I decided that it was a lost cause, so I closed Google Maps and headed home.

For 99.9% of the day I KNEW that I was more productive away from my apartment, but for that 0.1% of the day just after I realized I was New York bound, I KNEW that I was more productive at home. The rest of the way home, I recognized my mistake, but continued home anyway.

I know what the best thing to do is, yet I take action against it. I have a plan, a goal and reasons for my plan and goal, yet I take action against both.

Do I want to fail? Do I want to be unproductive? Do I want to procrastinate?

A condescending teacher or a pretentious psychology major would say that I want to fail. That I am purposely procrastinating or ‘being lazy’,  but that’s not the case. No one wants to be these things.

We want to be comfortable. We want to be relaxed. We want to do something easy. It’s our primitive instincts. It’s only when our high executive functioning kicks in that we face the uncomfortable and difficult. When we override our instinctual need for comfort.

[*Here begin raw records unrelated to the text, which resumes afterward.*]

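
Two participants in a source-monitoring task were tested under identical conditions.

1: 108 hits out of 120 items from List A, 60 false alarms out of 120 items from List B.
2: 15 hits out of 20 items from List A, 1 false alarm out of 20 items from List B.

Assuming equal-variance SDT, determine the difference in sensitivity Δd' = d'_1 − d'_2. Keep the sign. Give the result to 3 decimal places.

1: z(0.9000) = 1.2816, z(0.5000) = 0.0000, d' = 1.2816
2: z(0.7500) = 0.6745, z(0.0500) = -1.6449, d' = 2.3194
Δd' = d'_1 − d'_2 = 1.2816 − 2.3194 = -1.0378
2 has the higher sensitivity.

Δd' = -1.038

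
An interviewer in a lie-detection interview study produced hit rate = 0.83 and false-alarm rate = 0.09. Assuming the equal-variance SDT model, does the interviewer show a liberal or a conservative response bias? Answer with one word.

conservative

z(H) = 0.954, z(FA) = -1.341
c = −½·(z(H) + z(FA)) = 0.1935
c > 0 → conservative criterion (biased toward responding “no”).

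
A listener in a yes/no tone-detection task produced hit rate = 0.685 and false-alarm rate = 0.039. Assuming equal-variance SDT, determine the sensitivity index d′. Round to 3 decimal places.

Φ⁻¹(H) = Φ⁻¹(0.685) = 0.4817
Φ⁻¹(FA) = Φ⁻¹(0.039) = -1.7624
d' = z(H) − z(FA) = 0.4817 − (-1.7624) = 2.2441

d′ = 2.244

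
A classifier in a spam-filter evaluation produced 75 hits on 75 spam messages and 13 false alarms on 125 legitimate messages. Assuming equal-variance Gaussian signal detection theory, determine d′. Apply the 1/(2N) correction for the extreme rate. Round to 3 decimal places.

The hit rate is 75/75 = 1, so apply the 1/(2N) correction: H → 1 − 1/(2·75) = 0.99333.
z(H) = z(0.99333) = 2.4746
z(FA) = z(0.10400) = -1.2591
d' = 2.4746 − (-1.2591) = 3.7337

d′ = 3.734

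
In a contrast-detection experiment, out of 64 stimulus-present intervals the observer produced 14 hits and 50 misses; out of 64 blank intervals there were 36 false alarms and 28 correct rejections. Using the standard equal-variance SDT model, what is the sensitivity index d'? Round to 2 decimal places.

H = 14/64 = 0.2188
FA = 36/64 = 0.5625
z(H) = -0.776
z(FA) = 0.157
d' = z(H) − z(FA) = -0.776 − 0.157 = -0.933

d' = -0.93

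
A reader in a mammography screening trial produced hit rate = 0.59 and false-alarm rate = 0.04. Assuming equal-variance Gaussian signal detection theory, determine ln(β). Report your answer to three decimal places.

ln β = 1.507

z(H) = 0.2275
z(FA) = -1.7507
ln β = −½·[z(H)² − z(FA)²] = −0.5 × (0.0518 − 3.0650) = 1.5066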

Writing is neither comfortable, nor easy, so everyday is a battle.

Succeed Despite Yourself

Despite illogical logic and irrational rationale, I still find a way to get work done more times than not and so do you. Everyone does things they don’t want or ‘don’t feel like’ doing; however the most productive and successful people don’t avoid discomfort as much as others. The following are three things that help me overcome my innate desire for comfort and the ‘easy way’:

  1. You’re not trying to fail. You are not a failure because you took the easy route. You don’t want to fail. You don’t want to be lazy. It’s really simple – You didn’t have enough willpower to overcome your desire for comfort. It happens. Nobody’s perfect.
  2. Make it easier. Every time you don’t follow through with plans, take note of the tipping point. For me it was redirecting my route to the correct café. That was too much for me to overcome, so next time I will make sure I have the correct Bitter End Café typed into Google Maps before I leave work, or I will go to a cafe I know how to get to. Don’t make the difficult even more difficult. Establish a routine that is easy and reserve your energy to do the difficult important task.
  3. Stay present. So I drove home instead of to the coffee shop. So I looked at baseball metrics instead of writing a blog post. So I didn’t do what was planned… It’s easy to give up on a day once something goes wrong or you yourself do something wrong. Anyone who has tried sticking to any sort of diet knows this. I shouldn’t have ate that donut… I ruined my diet. I’ll start again tomorrow. Commence the self-sabotage: McDonalds for lunch, pizza for dinner, buttered popcorn night time snack, large Pepsi midnight beverage, two beers and pass out in my jeans. Stay present. All is not for naught with one or two or three or a hell of a lot more mistakes. The present moment is another opportunity. Take advantage of it this time.